The Director General of Livestock and Animal Health, I Ketut Diarmita, reminded the local livestock as an Indonesian germplasm has not yet been revealed, but the erosion and pollution are still ongoing, so that the conservation of germplasm needs to be done by all elements of the nation.

"Especially for the development of local livestock, it is necessary to make conservation efforts in breeding clear and measurable since the breeding of livestock, especially large ruminant livestock as producer of meat and milk has not shown significant result," said Mr Diarmita Diarmita, recently at the national seminar entitled ´Development of Sustainable Livestock was attended by Bandung´s Padjajaran University civitas academica in Jatinangor.

According to him, the management of genetic resources, or SDG, local livestock can be through the utilization and conservation of animal genetic resources, or SDG, such as cultivation, breeding, exploration, conservation and conservation area setting. Meanwhile, to prevent the possibility of illegal acts against clumps or strains in a region, the government provides legal protection through the establishment and release of clumps or strains of livestock.

"Arrangements are underway to ensure the conservation and sustainable use of animal genetic resources," Mr Diarmita said.
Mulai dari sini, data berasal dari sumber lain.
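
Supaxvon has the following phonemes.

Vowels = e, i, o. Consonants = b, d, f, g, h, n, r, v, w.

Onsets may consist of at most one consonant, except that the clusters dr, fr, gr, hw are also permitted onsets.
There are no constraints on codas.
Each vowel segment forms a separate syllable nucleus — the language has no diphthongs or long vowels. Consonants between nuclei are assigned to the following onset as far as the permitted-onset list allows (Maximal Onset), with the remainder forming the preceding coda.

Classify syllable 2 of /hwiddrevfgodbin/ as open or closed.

Vowels present: i, e, o, i; each is a nucleus, giving 4 syllables.
V1 /i/ – V2 /e/: cluster /ddr/ — the longest permitted-onset suffix is /dr/; onset = /dr/, preceding coda = /d/.
V2 /e/ – V3 /o/: cluster /vfg/ — the longest permitted-onset suffix is /g/; onset = /g/, preceding coda = /vf/.
V3 /o/ – V4 /i/: /db/ splits as /d/ + /b/ (/b/ is the longest suffix that is a licit onset).
Syllabification: hwid.drevf.god.bin.
Syllable 2 is /drevf/ with coda /vf/, so it is closed.

closed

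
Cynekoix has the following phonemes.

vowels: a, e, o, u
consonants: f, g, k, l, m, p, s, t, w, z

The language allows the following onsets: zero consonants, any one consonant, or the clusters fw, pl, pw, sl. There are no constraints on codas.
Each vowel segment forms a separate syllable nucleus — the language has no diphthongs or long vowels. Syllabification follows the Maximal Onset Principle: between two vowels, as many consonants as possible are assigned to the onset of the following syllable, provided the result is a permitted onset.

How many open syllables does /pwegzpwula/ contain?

2

The vowels are e, u, a — 3 nuclei, so 3 syllables.
σ1/σ2 boundary: /gzpw/ — longest licit onset from the right is /pw/, leaving /gz/ as coda.
σ2/σ3 boundary: /l/ → onset of the next syllable (single consonants are always licit onsets).
So the parse is pwegz.pwu.la.
Classifying each syllable: /pwegz/ (closed), /pwu/ (open), /la/ (open).
Open syllables: 2.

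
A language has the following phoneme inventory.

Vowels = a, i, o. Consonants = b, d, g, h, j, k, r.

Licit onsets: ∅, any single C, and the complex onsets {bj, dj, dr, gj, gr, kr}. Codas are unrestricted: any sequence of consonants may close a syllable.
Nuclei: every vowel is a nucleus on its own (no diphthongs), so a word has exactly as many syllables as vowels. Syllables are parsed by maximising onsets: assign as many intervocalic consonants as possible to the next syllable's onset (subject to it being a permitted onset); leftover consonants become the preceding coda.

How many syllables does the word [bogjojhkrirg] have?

The vowels are o, o, i — 3 nuclei, so 3 syllables.

3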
Within the period of 2010 - 2017, the government has established 71 livestock families registered in FAO such as 13 cattle, 11 buffalo clumps, eight clumps of goats, 10 sheep clumps, four horse clumps, 10 chicken clumps, 13 duck clumps, a deer clump, and dog clump.
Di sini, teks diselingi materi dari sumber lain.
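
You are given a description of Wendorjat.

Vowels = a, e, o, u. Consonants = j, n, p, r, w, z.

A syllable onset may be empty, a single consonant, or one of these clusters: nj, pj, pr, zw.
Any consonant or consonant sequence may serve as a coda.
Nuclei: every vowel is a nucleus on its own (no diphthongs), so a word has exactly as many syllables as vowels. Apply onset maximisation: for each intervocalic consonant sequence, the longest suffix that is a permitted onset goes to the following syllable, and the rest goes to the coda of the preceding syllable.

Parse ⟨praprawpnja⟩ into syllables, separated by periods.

The vowels are a, a, a — 3 nuclei, so 3 syllables.
/a…a/ gap (V1→V2): cluster /pr/ — /pr/ is itself a permitted onset, so the whole cluster goes right; preceding coda = ∅.
/a…a/ gap (V2→V3): /wpnj/ — longest licit onset from the right is /nj/, leaving /wp/ as coda.

pra.prawp.nja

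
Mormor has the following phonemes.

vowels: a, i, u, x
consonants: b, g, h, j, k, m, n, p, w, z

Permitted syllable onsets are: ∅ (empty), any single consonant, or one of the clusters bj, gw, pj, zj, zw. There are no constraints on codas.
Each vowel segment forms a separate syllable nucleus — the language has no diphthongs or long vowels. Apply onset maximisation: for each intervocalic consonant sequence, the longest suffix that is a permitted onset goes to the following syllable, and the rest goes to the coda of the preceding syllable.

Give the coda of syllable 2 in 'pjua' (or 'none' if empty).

Nuclei (vowels): u, a → 2 syllables.
Between /u/ (V1) and /a/ (V2): nothing intervenes; syllable break is V.V.
So the parse is pju.a.
Syllable 2 is /a/: onset ∅, nucleus /a/, coda ∅.

none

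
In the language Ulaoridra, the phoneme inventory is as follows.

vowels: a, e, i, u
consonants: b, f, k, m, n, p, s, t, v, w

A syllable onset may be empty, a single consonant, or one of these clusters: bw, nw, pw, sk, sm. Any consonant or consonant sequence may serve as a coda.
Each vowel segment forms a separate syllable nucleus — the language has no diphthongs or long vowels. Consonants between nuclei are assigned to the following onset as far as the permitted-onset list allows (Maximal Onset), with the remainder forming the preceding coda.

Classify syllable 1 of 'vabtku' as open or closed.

closed

The vowels are a, u — 2 nuclei, so 2 syllables.
σ1/σ2 boundary: cluster /btk/ — the longest permitted-onset suffix is /k/; onset = /k/, preceding coda = /bt/.
Putting it together: vabt.ku.
Syllable 1 is /vabt/ with coda /bt/, so it is closed.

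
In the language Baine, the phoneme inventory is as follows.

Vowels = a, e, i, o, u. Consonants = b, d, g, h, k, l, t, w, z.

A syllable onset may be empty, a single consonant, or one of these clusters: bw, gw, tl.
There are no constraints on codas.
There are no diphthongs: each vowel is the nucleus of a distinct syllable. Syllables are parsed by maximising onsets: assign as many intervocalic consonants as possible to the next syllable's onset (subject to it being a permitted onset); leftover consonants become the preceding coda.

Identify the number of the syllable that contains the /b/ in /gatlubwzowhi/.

2

Vowels present: a, u, o, i; each is a nucleus, giving 4 syllables.
/a…u/ gap (V1→V2): /tl/ is a licit onset in full, so it all attaches to the next syllable.
/u…o/ gap (V2→V3): /bwz/ splits as /bw/ + /z/ (/z/ is the longest suffix that is a licit onset).
/o…i/ gap (V3→V4): cluster /wh/ — the longest permitted-onset suffix is /h/; onset = /h/, preceding coda = /w/.
Result: ga.tlubw.zow.hi.
The /b/ is in the coda of syllable 2 (/tlubw/).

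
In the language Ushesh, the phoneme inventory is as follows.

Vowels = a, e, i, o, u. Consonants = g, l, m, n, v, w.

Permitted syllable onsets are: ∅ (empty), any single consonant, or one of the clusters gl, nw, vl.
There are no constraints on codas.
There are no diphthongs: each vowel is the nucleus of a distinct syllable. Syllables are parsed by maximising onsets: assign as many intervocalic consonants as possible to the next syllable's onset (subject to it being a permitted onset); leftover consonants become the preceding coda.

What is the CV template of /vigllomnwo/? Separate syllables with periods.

CVCC.CVC.CCV

Nuclei (vowels): i, o, o → 3 syllables.
Between /i/ (V1) and /o/ (V2): /gll/; trying suffixes from longest down, /l/ is the first permitted one, so coda /gl/ | onset /l/.
Between /o/ (V2) and /o/ (V3): /mnw/; trying suffixes from longest down, /nw/ is the first permitted one, so coda /m/ | onset /nw/.
Syllabification: vigl.lom.nwo.
Mapping each syllable to C/V: /vigl/ → CVCC, /lom/ → CVC, /nwo/ → CCV.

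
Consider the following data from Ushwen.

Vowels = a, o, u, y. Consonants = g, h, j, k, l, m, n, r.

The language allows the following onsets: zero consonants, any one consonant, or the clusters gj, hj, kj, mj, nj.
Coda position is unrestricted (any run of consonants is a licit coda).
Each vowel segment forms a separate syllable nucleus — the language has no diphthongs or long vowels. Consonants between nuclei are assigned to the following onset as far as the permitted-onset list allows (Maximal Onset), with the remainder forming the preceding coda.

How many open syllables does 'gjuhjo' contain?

Vowels present: u, o; each is a nucleus, giving 2 syllables.
Between /u/ (V1) and /o/ (V2): cluster /hj/ — /hj/ is itself a permitted onset, so the whole cluster goes right; preceding coda = ∅.
Putting it together: gju.hjo.
Classifying each syllable: /gju/ (open), /hjo/ (open).
Open syllables: 2.

2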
Diarmita added, for the development of local livestock should be done in the conservation of breeding clear and measurable. Livestock breeding, especially large ruminants as producers of meat and milk has not shown significant results.

"We have not produced basic, parent and commercial seedlings to trade and benefit the farmers, as well as the national livestock breeding system is also not optimal," he said.